— Вы дыру у себя в желудке прожжете этим бесконечным кофе, — сказала медсестра.

— Вы правы, спасибо за предупреждение, — ответил я, наливая себе пятую чашку.

Да от одной мысли о том, что ждет меня этим вечером, уже можно язву заработать!

Упрямство Кона просто выводило меня из себя. Я практически умолял его, но он и на волос не уступал. А ведь я всего-то и просил его сделать вид, что он никак не может прийти на вечеринку!

— Одна-а-ако… — донесся до меня сквозь динамик трубки голос Кона. Смешок. — Ты так отчаянно хочешь, чтоб я держался подальше, да?

— Ну, пойми меня правильно. В основном это из-за того, что Какие и другие тоже должны прийти. Они тебе никогда особо не нравились.

— Да? Правда, что ли?

— Ты к нам в гости в следующий раз придешь! Обещаю!

— Конечно, семейная жизнь — это не повод для смеха, — небрежно, как обычно, хлестнул меня Кон. — Но все равно… мне это не нравится.

— В конце концов, это мы его приглашали, или как?

— Знаю. Потому я и прошу тебя…

Кон просиял. Мне и видеть его не надо было, чтоб догадаться, такую степень злорадства даже телефонные провода улавливают.

— Конечно, раз ты не хочешь — не приду, только уж позаботься как следует о том, чтоб твоя жена знала точную причину. Объясни ей, что это твои, а не мои опасения будут виною моего отсутствия. — Кон совершенно очевидно наслаждался ситуацией.

— Ладно. Будь к семи, хорошо?

Он посоветовал мне молиться, расхохотался и повесил трубку.

Утром, когда я уезжал на работу, Секо пребывала в необычно хорошем настроении.

— Я куплю суши-ассорти и роллы, чипсы, побольше овощей и мороженое. Может, ты на обратном пути заедешь за цыплятами гриль? Я думаю, этого хватит.

— Меню — прямо как для детского дня рождения.

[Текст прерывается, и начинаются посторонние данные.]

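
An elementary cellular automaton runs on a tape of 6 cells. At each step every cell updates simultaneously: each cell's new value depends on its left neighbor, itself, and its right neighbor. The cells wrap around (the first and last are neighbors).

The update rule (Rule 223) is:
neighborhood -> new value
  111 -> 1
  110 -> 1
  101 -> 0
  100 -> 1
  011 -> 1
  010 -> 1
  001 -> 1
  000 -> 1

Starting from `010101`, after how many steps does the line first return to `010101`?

1

step 1: 010101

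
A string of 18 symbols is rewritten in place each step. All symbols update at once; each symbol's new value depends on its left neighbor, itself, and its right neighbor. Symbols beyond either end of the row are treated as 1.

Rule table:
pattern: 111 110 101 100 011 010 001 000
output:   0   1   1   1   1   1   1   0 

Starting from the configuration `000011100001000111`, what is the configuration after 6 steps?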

Весело смеясь, Секо согласилась.

— Значит, к семи вечера, — напомнила она в последний раз, провожая меня до дверей. — Да, и вот еще что… — Голос ее неожиданно стал тусклым. — Ты не думай, я в секунду выметусь, если — в смысле, когда вы одни захотите остаться. На этот счет не переживай.

— На какой счет? — До меня доходило секунды три, не меньше. — Господи, Секо, не будь нелепой, это же абсурд!

Это было уже слишком. У нее в голове, похоже, гомосексуальность как-то ухитрилась перепутаться с развратом!

— Знаешь, мы — абсолютно не сексуальные маньяки, — объяснил я, странно взволнованный необходимостью вслух обсуждать вещи, от которых покраснеть впору. — Послушай, Секо. Просто собираются к ужину несколько друзей, вот и все. И не забивай себе по этому поводу голову никакой ерундой.

Тонкие бровки Секо нахмурились, она тщательно обдумывала услышанное.

— Теперь понимаю, — сказала она и медленно кивнула, словно соглашаясь с глубокой философской мыслью.

Я заехал в «Мейдзия»  за цыплятами гриль, а потом на перекрестке встретился с Кашибе. Кашибе, нейрохирург, работающий неподалеку, в большой больнице, — бойфренд Какие. Говорили, что тонкому, как хлыст, белокожему, очень молчаливому и фантастически красивому Кашибе — хорошо под сорок, но выглядел он лет на двадцать семь, не больше.

— Ты уверен, что мне тоже можно прийти? — садясь в машину, спросил Кашибе.

Кто точно был стихийным бедствием во плоти, так это Какие, последний человек, которого водитель может пожелать себе в пассажиры. Просто суетиться ему казалось недостаточно. Какие доводил меня до бешенства, каждые три минуты с громким щелчком отстегивая и пристегивая ремень безопасности. Он безостановочно настраивал и перенастраивал радио, после каждой песни меняя станцию. В довершение всего этого шума он еще и бесконечно комментировал мою езду — советовал не приближаться так к тротуару, проверял, заметил ли я ограничитель скорости, и так далее.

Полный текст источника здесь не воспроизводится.